Mrs. Dalloway Review

Mrs. Dalloway
It's 1923 and Clarissa Dalloway sets out on a beautiful morningto buy flowers for her party that evening. At the same time in London, a young man is suffering from a nightmarish delayed form of shell-shock. Clarissa's nearly-grown daughter is distant, and preoccupied. In the course of one day, Peter, a passionate old suitor, returns from India, there is a suicide, Clarissa relives a day in her youth (and her reasons for her choice of a life with the reliable Richard Dalloway).

by Angie Errigo |
Published on
Release Date:

06 Mar 1998

Running Time:

97 minutes

Certificate:

PG

Original Title:

Mrs. Dalloway

In the course of one June day in 1923 Clarissa Dalloway (Redgrave), a serene society lady and politician's wife, is in a happy flurry of preparations for the grand party she's giving that night when she falls into a "What have I done with my life?" crisis.

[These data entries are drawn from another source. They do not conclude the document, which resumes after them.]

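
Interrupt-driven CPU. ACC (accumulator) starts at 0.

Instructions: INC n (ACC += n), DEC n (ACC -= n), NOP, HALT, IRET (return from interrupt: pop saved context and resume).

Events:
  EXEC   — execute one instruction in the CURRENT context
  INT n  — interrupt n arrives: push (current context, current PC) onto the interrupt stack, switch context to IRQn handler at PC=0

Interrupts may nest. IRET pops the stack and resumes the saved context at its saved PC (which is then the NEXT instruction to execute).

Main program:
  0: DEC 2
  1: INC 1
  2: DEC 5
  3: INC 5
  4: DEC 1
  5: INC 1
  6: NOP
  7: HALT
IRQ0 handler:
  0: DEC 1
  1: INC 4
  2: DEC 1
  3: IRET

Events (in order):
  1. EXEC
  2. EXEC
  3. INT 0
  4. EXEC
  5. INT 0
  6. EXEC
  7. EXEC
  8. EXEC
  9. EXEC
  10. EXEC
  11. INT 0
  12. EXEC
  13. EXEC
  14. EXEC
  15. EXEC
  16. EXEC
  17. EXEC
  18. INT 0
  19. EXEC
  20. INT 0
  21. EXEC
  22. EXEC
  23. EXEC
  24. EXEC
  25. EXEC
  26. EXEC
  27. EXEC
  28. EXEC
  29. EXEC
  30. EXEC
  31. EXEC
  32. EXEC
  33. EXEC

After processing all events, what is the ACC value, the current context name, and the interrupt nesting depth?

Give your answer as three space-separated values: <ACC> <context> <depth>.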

Simultaneously, a shell-shocked veteran of The Great War, Septimus Warren Smith (Rupert Graves) is roving London having terrible hallucinations and threatening suicide. When Mrs. Dalloway glimpses his stricken face outside a shop window she's moved and disturbed by his tragic manner, and although the two will never actually meet, by the day's end their fates will have become intimately connected.

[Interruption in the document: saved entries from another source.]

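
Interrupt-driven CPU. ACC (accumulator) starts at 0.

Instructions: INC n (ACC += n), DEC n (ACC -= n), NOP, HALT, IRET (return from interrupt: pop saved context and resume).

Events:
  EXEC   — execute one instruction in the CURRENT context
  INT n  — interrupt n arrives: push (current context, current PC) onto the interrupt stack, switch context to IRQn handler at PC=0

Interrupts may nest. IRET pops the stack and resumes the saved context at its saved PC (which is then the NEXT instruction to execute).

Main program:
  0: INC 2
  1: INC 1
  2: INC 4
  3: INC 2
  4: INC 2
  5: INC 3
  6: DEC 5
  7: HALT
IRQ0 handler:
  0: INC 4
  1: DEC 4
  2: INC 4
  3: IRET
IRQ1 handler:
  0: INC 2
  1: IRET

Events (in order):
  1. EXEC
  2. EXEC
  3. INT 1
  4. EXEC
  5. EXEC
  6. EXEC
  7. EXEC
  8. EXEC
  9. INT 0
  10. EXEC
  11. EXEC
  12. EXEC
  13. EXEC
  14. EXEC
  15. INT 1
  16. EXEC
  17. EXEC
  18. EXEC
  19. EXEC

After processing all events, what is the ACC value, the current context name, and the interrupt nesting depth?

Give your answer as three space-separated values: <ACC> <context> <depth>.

Event 1 (EXEC): [MAIN] PC=0: INC 2 -> ACC=2
Event 2 (EXEC): [MAIN] PC=1: INC 1 -> ACC=3
Event 3 (INT 1): INT 1 arrives: push (MAIN, PC=2), enter IRQ1 at PC=0 (depth now 1)
Event 4 (EXEC): [IRQ1] PC=0: INC 2 -> ACC=5
Event 5 (EXEC): [IRQ1] PC=1: IRET -> resume MAIN at PC=2 (depth now 0)
Event 6 (EXEC): [MAIN] PC=2: INC 4 -> ACC=9
Event 7 (EXEC): [MAIN] PC=3: INC 2 -> ACC=11
Event 8 (EXEC): [MAIN] PC=4: INC 2 -> ACC=13
Event 9 (INT 0): INT 0 arrives: push (MAIN, PC=5), enter IRQ0 at PC=0 (depth now 1)
Event 10 (EXEC): [IRQ0] PC=0: INC 4 -> ACC=17
Event 11 (EXEC): [IRQ0] PC=1: DEC 4 -> ACC=13
Event 12 (EXEC): [IRQ0] PC=2: INC 4 -> ACC=17
Event 13 (EXEC): [IRQ0] PC=3: IRET -> resume MAIN at PC=5 (depth now 0)
Event 14 (EXEC): [MAIN] PC=5: INC 3 -> ACC=20
Event 15 (INT 1): INT 1 arrives: push (MAIN, PC=6), enter IRQ1 at PC=0 (depth now 1)
Event 16 (EXEC): [IRQ1] PC=0: INC 2 -> ACC=22
Event 17 (EXEC): [IRQ1] PC=1: IRET -> resume MAIN at PC=6 (depth now 0)
Event 18 (EXEC): [MAIN] PC=6: DEC 5 -> ACC=17
Event 19 (EXEC): [MAIN] PC=7: HALT

Answer: 17 MAIN 0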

Virginia Woolf's potent novel has been adapted by another great actress and acclaimed Woolf interpreter, Eileen Atkins. The story is structured as a series of flashbacks, moving back and forth between the day at hand and one 30 years earlier when the vivacious, charming Clarissa (McElhone) is to choose between prospective husbands and opts for the safe but unimaginative Dalloway over the soulful, smart aleck Peter, who then comes back the day of her do a messed-up, disappointed man.

The intertwining time periods (very prettily dressed) provide roles for scads of toney British actors, from youngster Lena Headey as Clarissa's life-embracing best friend to venerable Phyllis Calvert as her snobby aunt and John Standing as the dutiful Dalloway. However, Dutch director Gorris (an Oscar winner for Antonia's Line) struggles with the stream of consciousness voiceover employed to tell us what's running through Mrs. Dalloway's mind.

Instead of a haunting piece with an emotional wallop, we are left with a handsome, gentle character study in which Mrs. Dalloway's climactic internal struggle seems scarcely more weighty than her selection of flowers and gown for the party.